Today was technically our last day of placement EVER! The last real day of our masters program (although I still have about a day of paperwork left....thanks UofT). We spent our last day on a ferry to Kisumu (shhhhh....don't tell she-who-shall-not-be-named). Now we have holed up in a swanky hotel room with ELECTRICITY and RUNNING WATER and a TELEVISION! (for only $15 a night with brekky) while wait to leave for Kakamega rainforest tomorrow. Hi-C pointed out that, even though diarrhea sucks, if you are going to have it then a place called KakaMega would be the place. Fingers crossed for cooperative bowels all around.
We just finished two weeks living and working in rural Kenya (Nyanza province for those curious few) in a town called Mbita on Lake Victoria. Due to limited electricity supplies the blogging has been infrequent and without photos given the slow internet connection. Even with the dust (so dusty!), the bugs, the outdoor toilets and the skirts* I fell in love with the place and the people. Accept this photo diary of Mbita and area so I can procrastinate from doing my final paperwork.
A car just like the one we rode for 2 hours with 11 people and a chicken + screaming baby.
The three of us in the car - Hi-C, me, and SuperJ. It took about 12 tries to get one where superJ felt she was happy enough.
The maize (like corn but tougher, ground into flour for ugali - the Kenya staple food) field on the compound in which we learned to harvest. Our hosts we impressed at how quickly we adapted to African life incomparison to some of their other foreign wageni/visitors.
The sunset over Lake Victoria just down the hill from where we were staying.
Here we are "contributing to research" on the control of tsetse flies on Lake Victoria. Hi-C is pouring water into the bottom of a fancy fly-zapper so the carcasses don't get away and they can be counted. Sort of morbid, Hi-C.

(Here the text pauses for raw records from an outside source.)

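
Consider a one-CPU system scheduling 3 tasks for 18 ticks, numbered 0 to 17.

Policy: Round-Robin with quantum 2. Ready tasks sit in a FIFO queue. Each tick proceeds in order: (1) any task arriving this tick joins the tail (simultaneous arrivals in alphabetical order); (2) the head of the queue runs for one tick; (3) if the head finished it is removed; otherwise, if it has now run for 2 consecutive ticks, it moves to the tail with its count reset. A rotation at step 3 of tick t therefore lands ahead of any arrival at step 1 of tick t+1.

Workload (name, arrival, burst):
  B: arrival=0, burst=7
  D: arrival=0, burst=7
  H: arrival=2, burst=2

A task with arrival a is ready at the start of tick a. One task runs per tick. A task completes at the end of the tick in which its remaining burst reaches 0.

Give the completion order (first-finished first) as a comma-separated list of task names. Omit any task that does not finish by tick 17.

t=0: queue=[B,D] q_used=0 → run B
t=1: queue=[B,D] q_used=1 → run B
t=2: queue=[D,B,H] q_used=0 → run D
t=3: queue=[D,B,H] q_used=1 → run D
t=4: queue=[B,H,D] q_used=0 → run B
t=5: queue=[B,H,D] q_used=1 → run B
t=6: queue=[H,D,B] q_used=0 → run H
t=7: queue=[H,D,B] q_used=1 → run H
t=8: queue=[D,B] q_used=0 → run D
t=9: queue=[D,B] q_used=1 → run D
t=10: queue=[B,D] q_used=0 → run B
t=11: queue=[B,D] q_used=1 → run B
t=12: queue=[D,B] q_used=0 → run D
t=13: queue=[D,B] q_used=1 → run D
t=14: queue=[B,D] q_used=0 → run B
t=15: queue=[D] q_used=0 → run D
t=16: (idle)
t=17: (idle)

completion order = H, B, D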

We went to three schools and worked with some wonderful children. All kids in Kenya wear uniforms to school and it is too cute.
My language assessment materials. With these things you can do naming, numbers, colours, big/small, prepositions, picture identification, reading, story-telling, following directions and more to get an idea of receptive and expressive language skills.
Haiba, the little one at the house where we stayed. Officially the cutest baby in Africa. She acted as a daily reminder of what normal (or above normal) development looks like. Haiba snuggles are the best.
This is what I meant when I said sometimes we roll like William Shatner with the right demographic. Every school we went to required an entire photoshoot - sometimes with hand holding.
Pendo carrying Haiba to the gate of the compound. Haiba is just over 1 year and needs no help to hang on to her sister for a walk around the yard.
Charles, our faithful piki piki driver who drove slowly around Mbita to get us safely to all of our destinations.
The market in town. Every stall was selling the same things (it is called product differentiation people!) - maize, millet, green grams, and a variety of beans.
This is a choo (pronounced cho-oh). If you have never peed in a squatty this is what you have to look forward to in Africa. They are surprisingly often preferable to toilets.
We took a public boat to Mfangano Island, home to the Suba peopl on Lake Victoria. Sometimes the boats were not able (or said they weren't able) to get right up to the shore. When this happened a group of men would rush the sides of the boat and offer to carry you to shore for 20 bob (about 25 cents). Business men were their best customers. And girls in skirts who didnt' want to touch water filled with bird poop - we paid for a ride.
Public boats only leave when packed - with people, a motorcycle and 7 crates of white bread (white bread! I curse you!)
The boat ride.
Ancient rock paintings mostly worth the hour hike up a mountain (on Mfangano Island) in the heat. I'm mostly surprised that I have yet to learn that asking a guide if they know the place well before setting out means nothing in Africa. Your guide will get lost. They haven't been there in 5 or 6 months. We did find it eventually and eat a passion fruit fresh off the tree so all was forgotten :)
The other two adorable daughters - Pendo (meaning Love) and Joy all dolled up for church.
Church was a non-negotiable. The girls looked so cute walking there. I bit off all of my finger nails off.
We boated past "bird island". Named for all the birds (duh). Many of the trees have been choked out by the mass of avian excrement covering their leaves and preventing photosynthesis. We could also see monitor lizards sunning themselves on rocks. If you are unfamiliar with monitor lizards just think of them as little brothers to the komodo dragon - that is if the komodo dragon is a 7ft basketball player and his "little" brother is "only" 6"3.
A small fishing town called Takawiri off shore of Mbita.
We shared a pop with a cheeky little boy (we think boy - clothes are not always a good indicator of gender here) on Takawiri.
We ended the day with coconuts fresh from the tree (that we never actually got to eat but that is a long story....)
*Mbita is a very strict christian place. To be accepted we spent any time outside the compound in long skirts - great for cutting the heat but not great for keeping away thorns or riding motorcycles.